The album received mixed to poor reviews. Allmusic writer Aaron Badgley gave it 1½ out of 5 stars and states that "choosing to debut with a live disc was not a good idea, as this CD is full of Roberts' rants and childish cover versions. It is also the performance of an artist who does not seem to care a great deal about his audience. Sure, the Crash Test Dummies hits are here, in stripped-down, almost acoustic versions. And it is for those songs alone that CD even deserves a listen. The versions are nowhere near as good as the original studio recordings, but at least they have a form, are complete, and are listenable. His version of Britney Spears' Baby One More Time following a poem titled Circumcision is neither funny or ironic. It is plain pathetic.

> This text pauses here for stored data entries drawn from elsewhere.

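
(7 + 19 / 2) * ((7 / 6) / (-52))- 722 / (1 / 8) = -1201485 / 208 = -5776.37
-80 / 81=-0.99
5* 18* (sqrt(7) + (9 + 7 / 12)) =90* sqrt(7) + 1725 / 2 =1100.62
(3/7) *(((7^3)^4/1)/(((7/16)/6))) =81352871712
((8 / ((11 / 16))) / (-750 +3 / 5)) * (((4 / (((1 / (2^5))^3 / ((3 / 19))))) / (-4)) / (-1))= -20971520 / 261041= -80.34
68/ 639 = 0.11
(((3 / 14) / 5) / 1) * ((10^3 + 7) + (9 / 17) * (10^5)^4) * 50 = 13500000000000000256785 / 119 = 113445378151260506359.54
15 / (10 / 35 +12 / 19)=1995 / 122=16.35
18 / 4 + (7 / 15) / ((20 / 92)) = 997 / 150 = 6.65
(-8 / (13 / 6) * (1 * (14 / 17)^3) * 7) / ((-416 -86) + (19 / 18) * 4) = 9261 / 319345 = 0.03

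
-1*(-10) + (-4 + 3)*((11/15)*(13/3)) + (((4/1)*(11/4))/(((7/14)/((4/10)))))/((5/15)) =299/9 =33.22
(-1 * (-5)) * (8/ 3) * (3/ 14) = 20/ 7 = 2.86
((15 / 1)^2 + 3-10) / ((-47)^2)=218 / 2209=0.10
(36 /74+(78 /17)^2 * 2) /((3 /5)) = 70.98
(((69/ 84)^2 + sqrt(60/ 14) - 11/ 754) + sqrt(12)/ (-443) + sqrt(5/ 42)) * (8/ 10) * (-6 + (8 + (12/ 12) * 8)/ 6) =-4 * sqrt(210)/ 9 - 195121/ 110838 + 16 * sqrt(3)/ 1329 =-8.18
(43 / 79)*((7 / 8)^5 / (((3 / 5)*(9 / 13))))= 46975565 / 69894144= 0.67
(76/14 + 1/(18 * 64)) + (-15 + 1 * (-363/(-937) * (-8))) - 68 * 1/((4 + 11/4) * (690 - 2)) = -12363791329/974719872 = -12.68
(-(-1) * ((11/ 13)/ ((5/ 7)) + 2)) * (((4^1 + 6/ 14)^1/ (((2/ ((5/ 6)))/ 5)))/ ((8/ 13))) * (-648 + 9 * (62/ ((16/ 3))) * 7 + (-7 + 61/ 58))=194595525/ 51968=3744.53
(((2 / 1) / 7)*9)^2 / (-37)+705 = 704.82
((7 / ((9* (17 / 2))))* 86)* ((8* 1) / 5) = 9632 / 765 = 12.59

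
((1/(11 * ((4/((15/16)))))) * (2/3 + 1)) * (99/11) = 225/704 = 0.32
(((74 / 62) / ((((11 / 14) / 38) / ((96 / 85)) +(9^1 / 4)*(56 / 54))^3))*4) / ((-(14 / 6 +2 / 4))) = -118293685258420224 / 913002952515347129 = -0.13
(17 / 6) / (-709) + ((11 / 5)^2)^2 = 62272189 / 2658750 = 23.42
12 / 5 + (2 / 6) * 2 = 3.07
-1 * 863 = -863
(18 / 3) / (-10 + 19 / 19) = -2 / 3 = -0.67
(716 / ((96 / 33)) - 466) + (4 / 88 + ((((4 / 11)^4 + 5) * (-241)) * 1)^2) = 2507104558422613 / 1714871048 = 1461978.47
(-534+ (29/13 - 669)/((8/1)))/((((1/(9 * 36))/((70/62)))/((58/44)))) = -1319632965/4433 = -297683.95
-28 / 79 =-0.35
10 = 10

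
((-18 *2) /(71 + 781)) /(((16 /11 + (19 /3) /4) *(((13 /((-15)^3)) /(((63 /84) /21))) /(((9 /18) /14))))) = 334125 /72544108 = 0.00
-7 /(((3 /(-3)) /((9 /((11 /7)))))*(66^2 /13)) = 637 /5324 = 0.12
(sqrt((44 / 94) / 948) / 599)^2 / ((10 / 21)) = 77 / 26644562260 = 0.00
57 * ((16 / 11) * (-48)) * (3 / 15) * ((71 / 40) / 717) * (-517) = 6086688 / 5975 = 1018.69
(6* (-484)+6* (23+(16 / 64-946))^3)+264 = -150852889593 / 32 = -4714152799.78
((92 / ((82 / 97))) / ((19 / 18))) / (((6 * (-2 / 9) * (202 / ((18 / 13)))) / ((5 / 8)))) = -2710665 / 8182616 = -0.33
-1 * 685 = -685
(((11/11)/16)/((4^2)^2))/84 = 1/344064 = 0.00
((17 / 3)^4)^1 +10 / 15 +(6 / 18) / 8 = 668627 / 648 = 1031.83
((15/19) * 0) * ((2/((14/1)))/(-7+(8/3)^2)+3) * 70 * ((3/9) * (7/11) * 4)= 0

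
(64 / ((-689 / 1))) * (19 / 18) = -608 / 6201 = -0.10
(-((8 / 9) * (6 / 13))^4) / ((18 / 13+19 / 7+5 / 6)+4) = -917504 / 289298763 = -0.00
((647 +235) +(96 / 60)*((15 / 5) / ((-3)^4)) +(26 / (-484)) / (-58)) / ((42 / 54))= 1134.08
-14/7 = -2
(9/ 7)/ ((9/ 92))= 92/ 7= 13.14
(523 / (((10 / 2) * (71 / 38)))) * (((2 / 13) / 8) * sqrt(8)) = 9937 * sqrt(2) / 4615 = 3.05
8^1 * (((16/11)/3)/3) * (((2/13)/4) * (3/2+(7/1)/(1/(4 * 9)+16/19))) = 17312/36465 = 0.47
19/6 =3.17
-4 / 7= -0.57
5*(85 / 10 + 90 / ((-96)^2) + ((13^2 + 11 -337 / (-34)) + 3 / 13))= 112389525 / 113152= 993.26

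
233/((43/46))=10718/43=249.26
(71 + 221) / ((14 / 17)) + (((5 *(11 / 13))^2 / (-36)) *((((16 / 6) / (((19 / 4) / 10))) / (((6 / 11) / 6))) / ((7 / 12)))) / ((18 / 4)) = 624249862 / 1820637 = 342.87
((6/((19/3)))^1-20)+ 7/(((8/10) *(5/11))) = 15/76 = 0.20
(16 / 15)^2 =256 / 225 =1.14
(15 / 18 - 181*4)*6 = -4339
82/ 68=41/ 34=1.21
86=86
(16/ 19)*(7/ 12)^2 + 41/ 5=7256/ 855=8.49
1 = 1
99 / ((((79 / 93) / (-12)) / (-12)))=1325808 / 79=16782.38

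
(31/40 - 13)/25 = -489/1000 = -0.49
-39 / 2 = -19.50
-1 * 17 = -17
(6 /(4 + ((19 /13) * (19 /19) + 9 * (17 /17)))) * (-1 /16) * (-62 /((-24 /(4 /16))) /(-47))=403 /1131008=0.00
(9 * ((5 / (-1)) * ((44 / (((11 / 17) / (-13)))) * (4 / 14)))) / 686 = 39780 / 2401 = 16.57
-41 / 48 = -0.85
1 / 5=0.20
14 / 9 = 1.56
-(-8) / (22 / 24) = 96 / 11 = 8.73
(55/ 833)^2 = 3025/ 693889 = 0.00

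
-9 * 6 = -54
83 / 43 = 1.93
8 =8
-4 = -4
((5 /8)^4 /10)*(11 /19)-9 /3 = -2.99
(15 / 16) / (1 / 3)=45 / 16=2.81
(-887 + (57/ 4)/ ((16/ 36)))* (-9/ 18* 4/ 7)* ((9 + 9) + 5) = 314617/ 56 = 5618.16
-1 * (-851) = 851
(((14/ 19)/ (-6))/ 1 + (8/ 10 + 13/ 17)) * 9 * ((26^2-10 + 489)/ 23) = 4841298/ 7429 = 651.68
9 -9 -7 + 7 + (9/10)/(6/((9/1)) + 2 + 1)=27/110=0.25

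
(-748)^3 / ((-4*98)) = 52313624 / 49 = 1067624.98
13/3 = 4.33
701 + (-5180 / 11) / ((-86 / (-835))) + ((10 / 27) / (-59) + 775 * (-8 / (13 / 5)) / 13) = -516316015079 / 127339641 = -4054.64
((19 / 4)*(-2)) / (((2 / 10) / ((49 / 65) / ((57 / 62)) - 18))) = 31826 / 39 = 816.05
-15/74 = -0.20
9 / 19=0.47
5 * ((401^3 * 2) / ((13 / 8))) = 5158496080 / 13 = 396807390.77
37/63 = 0.59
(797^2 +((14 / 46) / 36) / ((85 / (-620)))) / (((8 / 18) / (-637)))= -711943130899 / 782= -910413210.87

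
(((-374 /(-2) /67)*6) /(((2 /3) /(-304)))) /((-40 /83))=5308182 /335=15845.32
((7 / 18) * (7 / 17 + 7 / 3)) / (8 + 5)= 490 / 5967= 0.08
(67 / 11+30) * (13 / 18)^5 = 147403321 / 20785248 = 7.09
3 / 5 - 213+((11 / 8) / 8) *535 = -120.45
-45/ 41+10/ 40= -139/ 164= -0.85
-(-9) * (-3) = -27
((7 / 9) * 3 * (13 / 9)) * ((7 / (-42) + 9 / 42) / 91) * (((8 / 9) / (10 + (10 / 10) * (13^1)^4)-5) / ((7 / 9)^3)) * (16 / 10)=-10285496 / 342994855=-0.03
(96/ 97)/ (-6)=-16/ 97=-0.16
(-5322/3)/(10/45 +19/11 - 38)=175626/3569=49.21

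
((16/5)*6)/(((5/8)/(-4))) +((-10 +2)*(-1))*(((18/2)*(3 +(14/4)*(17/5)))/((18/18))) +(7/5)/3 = 71279/75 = 950.39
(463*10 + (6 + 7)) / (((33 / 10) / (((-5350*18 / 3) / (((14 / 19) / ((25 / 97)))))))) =-15797327.29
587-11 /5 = 2924 /5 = 584.80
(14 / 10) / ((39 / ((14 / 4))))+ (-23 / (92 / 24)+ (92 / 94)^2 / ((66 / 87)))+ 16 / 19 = -678731791 / 180055590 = -3.77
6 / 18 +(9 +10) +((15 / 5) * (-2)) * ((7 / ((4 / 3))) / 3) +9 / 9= 59 / 6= 9.83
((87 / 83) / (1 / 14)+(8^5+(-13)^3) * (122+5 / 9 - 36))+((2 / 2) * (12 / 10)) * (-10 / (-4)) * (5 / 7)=13836491968 / 5229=2646106.71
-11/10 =-1.10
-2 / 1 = -2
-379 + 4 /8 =-757 /2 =-378.50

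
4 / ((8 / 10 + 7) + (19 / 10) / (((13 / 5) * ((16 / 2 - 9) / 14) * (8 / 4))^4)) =1142440 / 30739633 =0.04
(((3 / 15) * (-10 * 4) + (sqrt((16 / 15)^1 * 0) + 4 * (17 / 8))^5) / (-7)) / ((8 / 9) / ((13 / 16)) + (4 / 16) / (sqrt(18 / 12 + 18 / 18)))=-26574930720 / 4491697 + 19432918089 * sqrt(10) / 71867152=-5061.38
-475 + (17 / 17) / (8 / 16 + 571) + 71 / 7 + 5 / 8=-29714459 / 64008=-464.23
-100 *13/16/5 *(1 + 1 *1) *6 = -195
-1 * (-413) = 413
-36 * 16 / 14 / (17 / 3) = -864 / 119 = -7.26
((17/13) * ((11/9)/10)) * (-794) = -126.90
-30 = -30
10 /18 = 5 /9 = 0.56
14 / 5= 2.80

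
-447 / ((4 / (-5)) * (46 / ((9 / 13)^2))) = 181035 / 31096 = 5.82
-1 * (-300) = 300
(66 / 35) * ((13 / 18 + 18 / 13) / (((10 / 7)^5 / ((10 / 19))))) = 13020623 / 37050000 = 0.35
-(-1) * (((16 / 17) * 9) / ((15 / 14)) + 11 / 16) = 11687 / 1360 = 8.59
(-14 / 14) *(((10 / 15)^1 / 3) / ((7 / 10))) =-0.32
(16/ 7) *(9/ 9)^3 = 16/ 7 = 2.29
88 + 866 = 954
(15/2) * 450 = 3375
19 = 19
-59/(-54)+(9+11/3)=743/54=13.76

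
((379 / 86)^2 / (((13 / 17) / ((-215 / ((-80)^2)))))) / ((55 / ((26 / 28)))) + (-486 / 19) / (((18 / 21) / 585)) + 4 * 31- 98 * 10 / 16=-56027930184843 / 3220940800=-17394.90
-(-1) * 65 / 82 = 65 / 82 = 0.79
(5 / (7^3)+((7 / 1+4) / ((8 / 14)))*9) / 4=237719 / 5488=43.32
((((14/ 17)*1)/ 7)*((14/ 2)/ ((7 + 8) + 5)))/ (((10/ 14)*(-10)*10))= -49/ 85000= -0.00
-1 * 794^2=-630436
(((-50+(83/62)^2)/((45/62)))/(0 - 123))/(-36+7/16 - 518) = -0.00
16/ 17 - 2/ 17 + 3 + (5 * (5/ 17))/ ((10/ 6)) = 80/ 17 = 4.71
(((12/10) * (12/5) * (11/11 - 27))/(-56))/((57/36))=2808/3325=0.84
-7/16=-0.44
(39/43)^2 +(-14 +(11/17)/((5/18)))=-1704923/157165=-10.85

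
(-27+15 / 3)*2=-44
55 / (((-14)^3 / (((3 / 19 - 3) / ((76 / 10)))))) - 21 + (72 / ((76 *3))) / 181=-3763553043 / 179295704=-20.99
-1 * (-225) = 225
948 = 948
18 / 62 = 9 / 31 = 0.29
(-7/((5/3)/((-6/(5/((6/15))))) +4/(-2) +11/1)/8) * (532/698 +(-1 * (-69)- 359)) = 3179736/69451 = 45.78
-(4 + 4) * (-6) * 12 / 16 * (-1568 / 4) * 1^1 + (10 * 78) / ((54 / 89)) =-115438 / 9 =-12826.44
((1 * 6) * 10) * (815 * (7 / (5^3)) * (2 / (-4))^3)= -3423 / 10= -342.30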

And his rants between songs are just the ramblings of a drunken performer (he makes it clear that he continues to drink throughout the show)."

Professional ratings
Review scores
| Source | Rating |
| Allmusic | Star Half star |

===Track listing===

Disc 1
| No. | Title | Writer(s) | Length |
|---|---|---|---|
| 1. | "Introductory Remarks" |  | 1:52 |
| 2. | "Understand Your Man" | Johnny Cash | 3:05 |
| 3. | "An aside regarding prostitution" |  | 1:09 |
| 4. | "Androgynous" | Paul Westerberg | 3:38 |
| 5. | "I Want to Par-tay!" | Brad Roberts, Greg Wells | 2:52 |
| 6. | "Oral sex is proffered by Mr Roberts in order to compensate a customer for the high ticket price" |  | 0:35 |
| 7. | "Cocaine" | Gary Davis | 4:14 |
| 8. | "Give Yourself A Hand" | Roberts, Wells | 3:28 |
| 9. | "Trident Gum Theme" |  | 1:33 |
| 10. | "Da Do Ron Ron" | Jeff Barry, Ellie Greenwich, Phil Spector | 3:49 |
| 11. | "A discussion of bowel difficulties during the performance" |  | 1:06 |
| 12. | "Afternoons and Coffeespoons" | Roberts | 4:19 |
| 13. | "A Poem, "Scientific Management", is read" |  | 3:08 |
| 14. | "Keep a Lid on Things" | Roberts, Wells | 2:43 |
| 15. | "A hilariously derisive account of my heritage ensues, as I banter on, ever more wittily, the scotch now coursing through my body as I experience an ever increasing alcohol-induced euphoria" |  | 1:01 |
| 16. | "Superman's Song" | Roberts | 5:00 |

Disc 2
| No. | Title | Writer(s) | Length |
|---|---|---|---|
| 1. | "Relation between bass baritone guitar and the penis is discussed" |  | 1:23 |
| 2. | "God Shuffled His Feet" | Roberts | 3:52 |
| 3. | "My Freedom from all STD's is firmly and self-servingly established" |  | 1:04 |
| 4. | "A Cigarette Is All You Get" | Roberts, Wells | 3:13 |
| 5. | "He Liked to Feel It" | Roberts | 4:09 |
| 6. | "The String Change Song" |  | 2:32 |
| 7. | "Delilah" | Les Reed, Barry Mason | 4:33 |
| 8. | "La Grange" | Frank Beard, Billy Gibbons, Joel Michael Dusty Hill | 2:54 |
| 9. | "Torontonian's: Pro's and Con's" |  | 1:10 |
| 10. | "Unbreak My Heart" | Diane Warren | 4:36 |
| 11. | "My Reputation in the politically correct press as "Crash Test Drunkard"" |  | 1:31 |
| 12. | "Bette Davis Eyes" | Donna Weiss and Jackie DeShannon | 2:53 |
| 13. | "Another poem, entitled "Circumcision" is read" |  | 3:33 |
| 14. | "Baby One More Time" | Martin Carl Sandberg | 3:29 |
| 15. | "Mmm Mmm Mmm" | Roberts | 5:27 |
| 16. | "Encore" (Superman's Song Reprise) | Roberts | 0:51 |

=== Personnel ===
- Brad Roberts – lead vocals, acoustic guitar, bass baritone guitar
- Murray Pulver – back-up vocals, acoustic guitar, electric guitar

==Film==

Crash Test Dude was also released as a rockumentary film. The film features a candid, behind-the-scenes look at Brad Robert's solo tour across Canada and the Northern U.S.